In the case of a members’ voluntary winding up of a company, the company in general meeting must appoint one or more liquidators within the period prescribed by the Companies Act for the purpose of winding up the affairs of the company and distributing its assets. If the liquidator is at any time of the opinion that the company will not be able to pay its debts in full in the period stated in the directors’ declaration of solvency, he is obliged to summon a meeting of creditors and lay before the meeting a statement of the assets and liabilities of the company.
As soon as the affairs of the company are fully wound up via a members’ voluntary winding up, the liquidator must make up an account of the winding up, showing how the winding up has been conducted and the property of the company has been disposed of, and thereupon call a general meeting of the company for the purposes of laying before it the account, and giving any explanation thereof. This final general meeting shall be called by advertisement in an appointed newspaper, published at least one month before the meeting. Within one week after the meeting the liquidator shall notify the Registrar of Companies in Bermuda that the company has been dissolved and the Registrar shall record that fact in accordance with the Companies Act.
In the case of a creditors’ voluntary winding up of a company, the company must call a meeting of the creditors of the company to be summoned for the day, or the next day following the day, on which the meeting of the members at which the resolution for voluntary winding up is to be proposed is held. Notice of such meeting of creditors must be sent at the same time as notice is sent to members. In addition, the company must cause a notice to appear in an appointed newspaper on at least two occasions.
The creditors and the members at their respective meetings may nominate a person to be liquidator for the purposes of winding up the affairs of the company and distributing the assets of the company, provided that if the creditors and the members nominate different persons, the person nominated by the creditors shall be the liquidator. If no person is nominated by the creditors, the person (if any) nominated by the members shall be liquidator. The creditors at the creditors’ meeting may also appoint a committee of inspection consisting of not more than five persons.

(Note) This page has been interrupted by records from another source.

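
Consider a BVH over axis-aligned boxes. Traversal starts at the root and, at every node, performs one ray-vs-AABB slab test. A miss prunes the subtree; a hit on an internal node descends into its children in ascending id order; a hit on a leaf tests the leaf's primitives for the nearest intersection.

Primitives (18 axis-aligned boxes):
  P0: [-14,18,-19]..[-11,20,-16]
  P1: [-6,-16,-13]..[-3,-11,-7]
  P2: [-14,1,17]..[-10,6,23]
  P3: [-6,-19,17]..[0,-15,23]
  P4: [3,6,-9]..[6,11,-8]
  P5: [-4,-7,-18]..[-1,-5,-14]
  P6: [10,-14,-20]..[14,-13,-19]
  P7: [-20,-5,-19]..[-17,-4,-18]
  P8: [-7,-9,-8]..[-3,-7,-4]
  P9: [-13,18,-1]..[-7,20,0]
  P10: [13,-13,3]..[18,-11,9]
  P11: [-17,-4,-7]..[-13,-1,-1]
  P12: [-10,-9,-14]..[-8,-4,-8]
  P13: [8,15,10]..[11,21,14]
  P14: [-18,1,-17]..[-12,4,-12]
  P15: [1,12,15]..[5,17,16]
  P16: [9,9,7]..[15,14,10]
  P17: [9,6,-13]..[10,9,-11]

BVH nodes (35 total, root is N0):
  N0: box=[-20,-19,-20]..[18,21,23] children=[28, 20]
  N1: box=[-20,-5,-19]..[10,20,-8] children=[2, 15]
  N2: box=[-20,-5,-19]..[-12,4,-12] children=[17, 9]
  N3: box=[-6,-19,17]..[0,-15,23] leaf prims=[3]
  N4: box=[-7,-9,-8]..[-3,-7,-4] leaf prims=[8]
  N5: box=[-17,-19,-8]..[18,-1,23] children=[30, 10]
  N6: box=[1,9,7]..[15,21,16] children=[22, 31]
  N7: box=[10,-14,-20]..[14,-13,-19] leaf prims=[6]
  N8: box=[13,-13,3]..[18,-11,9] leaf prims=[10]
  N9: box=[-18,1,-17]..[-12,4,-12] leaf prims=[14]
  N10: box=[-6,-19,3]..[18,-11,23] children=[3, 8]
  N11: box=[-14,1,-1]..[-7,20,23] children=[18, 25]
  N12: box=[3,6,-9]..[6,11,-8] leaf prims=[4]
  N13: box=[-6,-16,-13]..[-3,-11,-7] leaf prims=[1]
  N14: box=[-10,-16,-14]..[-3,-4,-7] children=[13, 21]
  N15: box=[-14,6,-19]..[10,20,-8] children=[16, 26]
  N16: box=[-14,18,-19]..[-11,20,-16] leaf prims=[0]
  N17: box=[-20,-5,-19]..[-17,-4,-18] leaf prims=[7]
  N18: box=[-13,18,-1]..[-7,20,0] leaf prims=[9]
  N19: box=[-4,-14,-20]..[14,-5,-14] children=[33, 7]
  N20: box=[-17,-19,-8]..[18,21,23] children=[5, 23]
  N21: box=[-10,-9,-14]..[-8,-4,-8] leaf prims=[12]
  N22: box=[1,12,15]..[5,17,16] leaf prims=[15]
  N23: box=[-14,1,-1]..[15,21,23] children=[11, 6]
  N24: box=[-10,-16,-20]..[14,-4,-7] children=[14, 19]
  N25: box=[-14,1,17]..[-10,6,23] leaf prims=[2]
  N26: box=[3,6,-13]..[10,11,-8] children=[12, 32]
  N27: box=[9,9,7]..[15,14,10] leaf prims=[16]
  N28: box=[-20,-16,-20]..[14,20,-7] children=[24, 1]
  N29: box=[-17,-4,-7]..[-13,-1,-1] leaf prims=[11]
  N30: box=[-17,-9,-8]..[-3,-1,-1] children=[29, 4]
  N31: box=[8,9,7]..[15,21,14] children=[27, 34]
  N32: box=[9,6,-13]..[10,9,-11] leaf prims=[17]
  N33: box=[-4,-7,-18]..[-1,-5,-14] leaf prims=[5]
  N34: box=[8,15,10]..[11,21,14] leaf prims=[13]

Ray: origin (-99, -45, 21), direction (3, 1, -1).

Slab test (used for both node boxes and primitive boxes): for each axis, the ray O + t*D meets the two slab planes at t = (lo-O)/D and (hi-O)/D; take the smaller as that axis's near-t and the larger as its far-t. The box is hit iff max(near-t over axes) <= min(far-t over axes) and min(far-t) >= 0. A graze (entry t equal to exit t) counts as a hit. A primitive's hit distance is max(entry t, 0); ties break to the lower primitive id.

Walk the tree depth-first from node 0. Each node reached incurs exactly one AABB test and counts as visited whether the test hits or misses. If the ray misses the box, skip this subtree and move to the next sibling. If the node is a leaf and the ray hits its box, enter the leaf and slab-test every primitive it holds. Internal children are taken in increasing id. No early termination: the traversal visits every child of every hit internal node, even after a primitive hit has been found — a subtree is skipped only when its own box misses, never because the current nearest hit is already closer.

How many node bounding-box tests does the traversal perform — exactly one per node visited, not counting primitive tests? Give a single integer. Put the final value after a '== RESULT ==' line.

Trace the traversal:
N0 x:[79/3,39] y:[26,66] z:[-2,41] -> hit [79/3,39], descend [20, 28]
  N20 x:[82/3,39] y:[26,66] z:[-2,29] -> hit [82/3,29], descend [5, 23]
    N5 x:[82/3,39] y:[26,44] z:[-2,29] -> hit [82/3,29], descend [10, 30]
      N10 x:[31,39] y:[26,34] z:[-2,18] -> miss, prune
      N30 x:[82/3,32] y:[36,44] z:[22,29] -> miss, prune
    N23 x:[85/3,38] y:[46,66] z:[-2,22] -> miss, prune
  N28 x:[79/3,113/3] y:[29,65] z:[28,41] -> hit [29,113/3], descend [1, 24]
    N1 x:[79/3,109/3] y:[40,65] z:[29,40] -> miss, prune
    N24 x:[89/3,113/3] y:[29,41] z:[28,41] -> hit [89/3,113/3], descend [14, 19]
      N14 x:[89/3,32] y:[29,41] z:[28,35] -> hit [89/3,32], descend [13, 21]
        N13 x:[31,32] y:[29,34] z:[28,34] -> hit [31,32] leaf, test {P1@t=31}
        N21 x:[89/3,91/3] y:[36,41] z:[29,35] -> miss, prune
      N19 x:[95/3,113/3] y:[31,40] z:[35,41] -> hit [35,113/3], descend [7, 33]
        N7 x:[109/3,113/3] y:[31,32] z:[40,41] -> miss, prune
        N33 x:[95/3,98/3] y:[38,40] z:[35,39] -> miss, prune

Summary -> nodes [0, 20, 5, 10, 30, 23, 28, 1, 24, 14, 13, 21, 19, 7, 33]; box-tests=15; leaf-entries=1; first=P1

== RESULT ==
15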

If a creditors’ voluntary winding up continues for more than one year, the liquidator is required to summon a general meeting of the company and a meeting of the creditors at the end of each year and must lay before such meetings an account of his or her acts and dealings and of the conduct of the winding up during the preceding year.

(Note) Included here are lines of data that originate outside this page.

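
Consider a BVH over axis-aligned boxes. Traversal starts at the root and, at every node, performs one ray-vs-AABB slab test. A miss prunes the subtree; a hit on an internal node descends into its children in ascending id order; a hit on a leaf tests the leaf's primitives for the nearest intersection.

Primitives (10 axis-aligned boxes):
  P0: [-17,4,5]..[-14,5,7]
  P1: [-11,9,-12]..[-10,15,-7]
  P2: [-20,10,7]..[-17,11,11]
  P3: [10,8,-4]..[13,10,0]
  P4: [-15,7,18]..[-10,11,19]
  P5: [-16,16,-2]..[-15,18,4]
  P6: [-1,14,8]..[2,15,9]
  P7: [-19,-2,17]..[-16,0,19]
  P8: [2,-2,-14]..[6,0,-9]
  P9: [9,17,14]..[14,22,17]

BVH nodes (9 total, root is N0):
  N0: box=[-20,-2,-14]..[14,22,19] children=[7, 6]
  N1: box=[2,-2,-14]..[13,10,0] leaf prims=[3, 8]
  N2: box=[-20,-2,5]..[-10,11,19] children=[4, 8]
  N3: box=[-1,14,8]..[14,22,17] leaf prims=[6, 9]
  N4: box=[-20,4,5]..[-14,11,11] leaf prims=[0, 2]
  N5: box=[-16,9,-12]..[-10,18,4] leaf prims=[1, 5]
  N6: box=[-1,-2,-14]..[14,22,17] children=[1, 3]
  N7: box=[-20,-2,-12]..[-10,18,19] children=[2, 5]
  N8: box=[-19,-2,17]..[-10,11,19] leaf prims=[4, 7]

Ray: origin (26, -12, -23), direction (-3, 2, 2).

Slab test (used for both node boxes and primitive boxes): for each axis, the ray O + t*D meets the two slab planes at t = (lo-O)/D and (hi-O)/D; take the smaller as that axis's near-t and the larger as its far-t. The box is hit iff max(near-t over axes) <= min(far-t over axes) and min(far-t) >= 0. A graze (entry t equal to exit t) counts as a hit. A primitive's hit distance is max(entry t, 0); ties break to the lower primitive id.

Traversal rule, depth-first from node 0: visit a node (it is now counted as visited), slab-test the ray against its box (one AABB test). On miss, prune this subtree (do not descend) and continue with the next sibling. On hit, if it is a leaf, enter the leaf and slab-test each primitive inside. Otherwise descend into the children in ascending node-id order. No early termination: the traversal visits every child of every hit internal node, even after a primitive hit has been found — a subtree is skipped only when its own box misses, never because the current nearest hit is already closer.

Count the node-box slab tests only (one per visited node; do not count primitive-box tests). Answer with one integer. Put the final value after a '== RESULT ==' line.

Walk:
N0 x:[4,46/3] y:[5,17] z:[9/2,21] -> hit [5,46/3], descend [6, 7]
  N6 x:[4,9] y:[5,17] z:[9/2,20] -> hit [5,9], descend [1, 3]
    N1 x:[13/3,8] y:[5,11] z:[9/2,23/2] -> hit [5,8] leaf, test {P3(miss), P8(miss)}
    N3 x:[4,9] y:[13,17] z:[31/2,20] -> miss, prune
  N7 x:[12,46/3] y:[5,15] z:[11/2,21] -> hit [12,15], descend [2, 5]
    N2 x:[12,46/3] y:[5,23/2] z:[14,21] -> miss, prune
    N5 x:[12,14] y:[21/2,15] z:[11/2,27/2] -> hit [12,27/2] leaf, test {P1(miss), P5(miss)}

order=[0, 6, 1, 3, 7, 2, 5]  |boxes|=7  |leaves|=2  hit=miss

== RESULT ==
7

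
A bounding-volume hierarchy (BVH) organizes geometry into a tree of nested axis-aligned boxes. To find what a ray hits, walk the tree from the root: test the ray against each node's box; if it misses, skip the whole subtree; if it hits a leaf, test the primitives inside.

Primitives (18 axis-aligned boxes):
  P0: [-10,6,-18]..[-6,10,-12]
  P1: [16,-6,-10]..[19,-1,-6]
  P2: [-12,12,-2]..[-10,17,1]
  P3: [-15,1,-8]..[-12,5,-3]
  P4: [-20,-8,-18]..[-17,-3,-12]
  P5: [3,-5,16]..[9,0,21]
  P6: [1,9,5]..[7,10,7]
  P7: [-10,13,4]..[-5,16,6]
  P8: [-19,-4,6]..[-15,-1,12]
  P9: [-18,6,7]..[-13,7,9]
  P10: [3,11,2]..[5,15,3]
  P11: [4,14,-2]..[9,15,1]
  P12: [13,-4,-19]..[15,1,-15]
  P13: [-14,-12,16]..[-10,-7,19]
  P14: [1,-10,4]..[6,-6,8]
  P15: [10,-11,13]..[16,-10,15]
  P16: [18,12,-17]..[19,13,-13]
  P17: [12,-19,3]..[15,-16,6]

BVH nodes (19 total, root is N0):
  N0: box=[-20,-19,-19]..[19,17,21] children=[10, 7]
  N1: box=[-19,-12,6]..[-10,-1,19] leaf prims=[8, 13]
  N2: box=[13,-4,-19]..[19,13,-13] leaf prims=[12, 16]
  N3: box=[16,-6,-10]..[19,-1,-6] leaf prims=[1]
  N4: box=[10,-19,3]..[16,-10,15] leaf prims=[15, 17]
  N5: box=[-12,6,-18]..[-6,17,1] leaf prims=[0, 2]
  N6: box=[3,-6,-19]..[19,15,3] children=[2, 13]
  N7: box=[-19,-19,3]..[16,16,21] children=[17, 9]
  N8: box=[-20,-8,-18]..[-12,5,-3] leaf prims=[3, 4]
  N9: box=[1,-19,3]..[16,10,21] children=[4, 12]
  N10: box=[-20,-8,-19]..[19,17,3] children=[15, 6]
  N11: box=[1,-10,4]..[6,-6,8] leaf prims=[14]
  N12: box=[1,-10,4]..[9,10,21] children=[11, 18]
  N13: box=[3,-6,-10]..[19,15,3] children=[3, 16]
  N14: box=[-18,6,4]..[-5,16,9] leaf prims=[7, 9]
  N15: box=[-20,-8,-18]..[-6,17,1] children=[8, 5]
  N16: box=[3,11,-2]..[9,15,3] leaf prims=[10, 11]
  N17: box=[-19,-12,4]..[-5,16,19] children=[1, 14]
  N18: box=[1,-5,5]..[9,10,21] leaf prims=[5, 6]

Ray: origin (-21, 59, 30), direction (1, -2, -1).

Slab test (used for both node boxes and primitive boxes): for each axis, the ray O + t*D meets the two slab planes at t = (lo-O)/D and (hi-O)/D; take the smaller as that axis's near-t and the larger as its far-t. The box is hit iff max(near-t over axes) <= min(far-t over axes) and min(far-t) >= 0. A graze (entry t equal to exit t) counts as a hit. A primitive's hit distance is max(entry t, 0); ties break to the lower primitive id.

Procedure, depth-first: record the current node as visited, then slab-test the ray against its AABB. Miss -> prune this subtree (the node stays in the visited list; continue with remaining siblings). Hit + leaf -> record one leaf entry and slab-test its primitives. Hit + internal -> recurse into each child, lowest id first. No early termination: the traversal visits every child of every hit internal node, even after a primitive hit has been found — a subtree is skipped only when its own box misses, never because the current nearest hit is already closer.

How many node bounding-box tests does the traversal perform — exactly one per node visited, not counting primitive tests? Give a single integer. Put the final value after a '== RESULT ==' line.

Traverse from the root:
N0 x:[1,40] y:[21,39] z:[9,49] -> hit [21,39], descend [7, 10]
  N7 x:[2,37] y:[43/2,39] z:[9,27] -> hit [43/2,27], descend [9, 17]
    N9 x:[22,37] y:[49/2,39] z:[9,27] -> hit [49/2,27], descend [4, 12]
      N4 x:[31,37] y:[69/2,39] z:[15,27] -> miss, prune
      N12 x:[22,30] y:[49/2,69/2] z:[9,26] -> hit [49/2,26], descend [11, 18]
        N11 x:[22,27] y:[65/2,69/2] z:[22,26] -> miss, prune
        N18 x:[22,30] y:[49/2,32] z:[9,25] -> hit [49/2,25] leaf, test {P5(miss), P6@t=49/2}
    N17 x:[2,16] y:[43/2,71/2] z:[11,26] -> miss, prune
  N10 x:[1,40] y:[21,67/2] z:[27,49] -> hit [27,67/2], descend [6, 15]
    N6 x:[24,40] y:[22,65/2] z:[27,49] -> hit [27,65/2], descend [2, 13]
      N2 x:[34,40] y:[23,63/2] z:[43,49] -> miss, prune
      N13 x:[24,40] y:[22,65/2] z:[27,40] -> hit [27,65/2], descend [3, 16]
        N3 x:[37,40] y:[30,65/2] z:[36,40] -> miss, prune
        N16 x:[24,30] y:[22,24] z:[27,32] -> miss, prune
    N15 x:[1,15] y:[21,67/2] z:[29,48] -> miss, prune

Summary -> nodes [0, 7, 9, 4, 12, 11, 18, 17, 10, 6, 2, 13, 3, 16, 15]; box-tests=15; leaf-entries=1; first=P6

== RESULT ==
15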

As soon as the affairs of the company are fully wound up via a creditors’ voluntary winding up, the liquidator must make up an account of the winding up, showing how the winding up has been conducted and the property of the company has been disposed of, and thereupon call a general meeting of the company and a meeting of the creditors for the purposes of laying the account before the meetings, and giving any explanation thereof. Each such meeting shall be called by advertisement in an appointed newspaper, published at least one month before the meeting. Within one week after the date of the meetings, or if the meetings are not held on the same date, after the date of the later meeting, the liquidator is required to send to the Registrar of Companies in Bermuda a copy of the account and make a return to him or her in accordance with the Companies Act. The company will be deemed to be dissolved on the expiration of three months from the registration by the Registrar of Companies in Bermuda of the account and the return. However, a Bermuda court may, on the application of the liquidator or of some other person who
appears to the court to be interested, make an order deferring the date at which the dissolution of the company is to take effect for such time as the court thinks fit.